NPF: NetBSD’s new packet filter

The NetBSD Foundation announced NPF, a new packet filter designed for high performance on multiprocessor machines, and for easy extensibility.

Highlights of NPF features include:

• MP-safety and locklessness for scalable MP performance: no longer is the packet filter the bottleneck in your multicore router
• Fast hash-table and red-black tree lookups
• Stateful packet filtering, Network Address Port Translation (NAPT), and Application-Level Gateways (ALGs) for, e.g., traceroute
• The N-Code processor, a packet-inspection engine inspired by BPF: the N-Code processor is programmed to match packets using generic, RISC-like instructions and a few CISC-like instructions for common patterns such as IPv4 addresses
• Familiar configuration syntax and utilities
• Modularity and extensibility: users extend NPF by loading a kernel module. NPF provides developers with an extensions API. NPF rules can embed a hook that invokes an extension.
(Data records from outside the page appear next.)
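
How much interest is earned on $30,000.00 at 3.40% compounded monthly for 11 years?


Compound interest earned = final amount − principal.
A = P(1 + r/n)^(nt) = $30,000.00 × (1 + 0.034/12)^(12 × 11) = $43,583.06
Interest = A − P = $43,583.06 − $30,000.00 = $13,583.06

Interest = A - P = $13,583.06


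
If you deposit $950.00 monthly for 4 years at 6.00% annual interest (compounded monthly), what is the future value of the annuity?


Future value of an ordinary annuity: FV = PMT × ((1 + r)^n − 1) / r
Monthly rate r = 0.06/12 = 0.005, n = 48
FV = $950.00 × ((1 + 0.06/12)^48 − 1) / (0.06/12)
FV = $950.00 × 54.097832
FV = $51,392.94

FV = PMT × ((1+r)^n - 1)/r = $51,392.94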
By the end of January, NPF should have all of the capabilities that NetBSD users have come to expect by using the other filters in the kernel:

• IPv4 reassembly support
• Bi-directional NAT and port forwarding (re-direction)
• FTP proxy support
• IP header flags cleansing
• ICMP packets and TCP RST packet blocking
• Save/restore state
• Packet logging, configurable using filter rules.

NPF is the third packet filter in NetBSD, after IP Filter and PF. NPF is unique for using a bytecode interpreter in its packet-inspection engine, and for answering the question, “What does a packet filter designed from the bottom up for multiprocessor systems look like?”